Sunday, April 5, 2015

Indonesia: Jakarta (October 2014)


One of my friends from university was born and raised in Indonesia by his Polish parents.  He has lived all but maybe seven years of his life in Jakarta.  We had arranged to have him pick me up from the international airport in Jakarta.

After exiting the terminal, I found the pre-arranged meeting place (an A&W restaurant, hilariously enough), but I did not see my friend who should be sticking out like a sore thumb.  Not worrying too much at this point, I just put my stuff down and did some people watching.  After about 20 or 30 minutes, however, I started to get a little worried.  As I was contemplating leaving a message on his Facebook timeline asking one of his Indonesia-based friends to call him and remind him that he was supposed to pick me from the airport, I looked up and saw the only pasty white boy in eyeshot sauntering towards me, smoking a cigarette.  Piotr!

When I knew he saw me, I pointed at my imaginary watch.

“How long have you been waiting?” he probed.
“About half an hour,” I responded with a smirk.
“Oh, that’s nothing,” he said.

I was too happy to see him to roll my eyes.

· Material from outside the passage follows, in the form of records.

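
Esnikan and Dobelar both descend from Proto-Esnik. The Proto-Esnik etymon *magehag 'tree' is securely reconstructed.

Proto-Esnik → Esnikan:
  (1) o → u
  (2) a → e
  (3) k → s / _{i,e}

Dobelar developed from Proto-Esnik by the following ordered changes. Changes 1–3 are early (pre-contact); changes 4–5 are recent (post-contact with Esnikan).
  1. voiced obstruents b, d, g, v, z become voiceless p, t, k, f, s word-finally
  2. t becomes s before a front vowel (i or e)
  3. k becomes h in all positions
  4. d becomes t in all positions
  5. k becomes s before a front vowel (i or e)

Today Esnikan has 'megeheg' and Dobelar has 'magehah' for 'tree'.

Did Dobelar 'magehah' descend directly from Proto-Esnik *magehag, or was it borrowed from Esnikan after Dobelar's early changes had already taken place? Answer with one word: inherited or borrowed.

If inherited, *magehag would pass through all of Dobelar's changes:
Dobelar: *magehag > magehak > magehah  (by final devoicing, unconditioned shift)
If borrowed from Esnikan 'megeheg' after the early changes, it would undergo only the recent ones:
  rule 4 (unconditioned shift): no change (megeheg)
  rule 5 (palatalisation): no change (megeheg)
  ⇒ as a loan: megeheg
Dobelar 'magehah' matches the inherited outcome exactly, so it is an inherited cognate, not a loan.

inherited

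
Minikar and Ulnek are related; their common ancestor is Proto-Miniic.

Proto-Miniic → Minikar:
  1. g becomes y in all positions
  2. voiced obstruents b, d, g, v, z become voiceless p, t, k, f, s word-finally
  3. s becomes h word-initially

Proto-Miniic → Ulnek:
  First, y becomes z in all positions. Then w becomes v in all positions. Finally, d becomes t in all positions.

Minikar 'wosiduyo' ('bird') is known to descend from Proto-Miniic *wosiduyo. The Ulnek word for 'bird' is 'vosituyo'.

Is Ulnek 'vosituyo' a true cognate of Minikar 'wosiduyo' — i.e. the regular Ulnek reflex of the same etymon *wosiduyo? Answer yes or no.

no

Derive the expected Ulnek reflex of *wosiduyo:
Ulnek: *wosiduyo
  wosiduyo → wosiduzo   [unconditioned shift]
  wosiduzo → vosiduzo   [unconditioned shift]
  vosiduzo → vosituzo   [unconditioned shift]
  giving Ulnek vosituzo.
The regular Ulnek reflex would be 'vosituzo', but the attested form is 'vosituyo'. The correspondence is irregular, so they are not cognates (the Ulnek form has a different source).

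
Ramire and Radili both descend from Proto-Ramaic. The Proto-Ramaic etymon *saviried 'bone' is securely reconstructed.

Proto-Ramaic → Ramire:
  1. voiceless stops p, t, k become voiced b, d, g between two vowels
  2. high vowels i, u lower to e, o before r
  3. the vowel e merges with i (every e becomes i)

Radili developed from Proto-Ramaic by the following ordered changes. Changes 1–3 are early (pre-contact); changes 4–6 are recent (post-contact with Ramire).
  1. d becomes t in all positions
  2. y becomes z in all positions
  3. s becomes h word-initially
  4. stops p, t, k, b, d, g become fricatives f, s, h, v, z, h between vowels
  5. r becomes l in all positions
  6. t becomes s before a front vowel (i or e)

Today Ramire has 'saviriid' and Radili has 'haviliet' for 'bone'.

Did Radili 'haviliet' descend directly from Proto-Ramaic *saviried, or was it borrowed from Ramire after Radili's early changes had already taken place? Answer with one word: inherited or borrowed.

If inherited, *saviried would pass through all of Radili's changes:
Radili: *saviried
  saviried → saviriet   [unconditioned shift]
  saviriet (rule 2 does not apply)
  saviriet → haviriet   [debuccalisation]
  haviriet (rule 4 does not apply)
  haviriet → haviliet   [unconditioned shift]
  haviliet (rule 6 does not apply)
  giving Radili haviliet.
If borrowed from Ramire 'saviriid' after the early changes, it would undergo only the recent ones:
  rule 4 (intervocalic lenition): no change (saviriid)
  rule 5 (unconditioned shift): saviriid → saviliid
  rule 6 (palatalisation): no change (saviliid)
  ⇒ as a loan: saviliid
Radili 'haviliet' matches the inherited outcome exactly, so it is an inherited cognate, not a loan.

inherited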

Apparently he had been stuck in a meeting (on a Sunday evening…but it being Piotr, I believed him). But also, Sunday afternoon and evening is the worst time to try and either enter or exit the international airport in Jakarta, because that is its busiest time (according to Piotr J)

While at university, I never really considered Piotr a foreign exchange student.  I think this is mostly because his English was so unbelievably fluent. Besides only the slightest of accents, there was no way to really tell that English was not his first language.  (Additionally, having been raised by Polish parents in Indonesia, he can speak Polish and Indonesian (as well as a functional level of Japanese)). 

We eventually made our way out of the congested and bustling airport and on our way back to Piotr’s apartment. On the way back we stopped for gas. I could overhear Piotr speaking Indonesian to the clearly incredulous gas attendant.

“He sounded surprised you could speak Indonesian,” I said.
“They always are,” he smiled.

As we continued down the highway Piotr explained that I couldn’t have picked a better time to visit Indonesia, and specifically Jakarta. President Joko “Jokowi” Widodo was going to have his inauguration the next day. Jokowi came from a modest background and was touted as populist. The first Indonesian president who was a political outsider, meaning that he was not already a part of the political elite. He was elected with an overwhelming majority. The best thing about him: he’s a massive metalhead. I mean, this dude even listens to Napalm Death.

The next day, Piotr and I attended Jokowi’s massive inauguration rally, which ended up being at a square just a couple blocks away from Piotr’s apartment. There was a huge parade with different organizations being represented. One organization had instruments they were playing that were completely made out of bamboo. The instruments themselves didn’t have the best timbre, but they sure could play them!

Multiple times Indonesian people (especially teenaged girls) came up to take pictures with us, and especially Piotr. After one such instance, Piotr recounted a story to me: a gaggle of girls passed him on the sidewalk, and one of them said in Indonesian, “See him? He’s my boyfriend” as her friends giggled. Piotr replied, also in Indonesian, “Then how come I’ve never even met you before?” or something along those lines. Shocked, the girls embarrassingly scurried off.

Piotr, ever the brilliant photographer, brought his camera and took pictures of the festivities. There were musical groups playing on a small stage, small carts were selling all sorts of snacks and drinks, and everyone looked genuinely happy. Very happy.

I had only been in Indonesia for less than 24 hours, and knew very little about the country, but I could already tell that people KNEW (not thought, KNEW) that things are going to change for the better. In a country notorious for its endemic poverty and systemic corruption, things have to get better.

That night, Piotr and I, along with his girlfriend, Michelle, attended an absolutely humongous concert in celebration of Jokowi’s inauguration. The biggest band in Indonesia was playing (their name sadly escapes me), and people were clearly going crazy over the fact that they were playing. I’m not sure what the turnout of the concert was, but it was clearly in the tens of thousands. There were flags being waved, cheers, and again, smiles plastered on just about everyone.

I spent the next day or two wandering around the city as Piotr had to return to his office work. As odd as it sounds, the highlight of that wandering around was going to a puppet museum, the Wayang Museum. The Wayang Museum specialized in Javanese wayang puppetry, which is specific to the Java island (the island of Indonesia that contains Jakarta). An employee of the museum explained some basic information about the puppets to me, and how a lot of them have been passed down through generations of families. Other than that tidbit, I sadly don’t remember any other information about the puppets. But I would highly recommend the museum!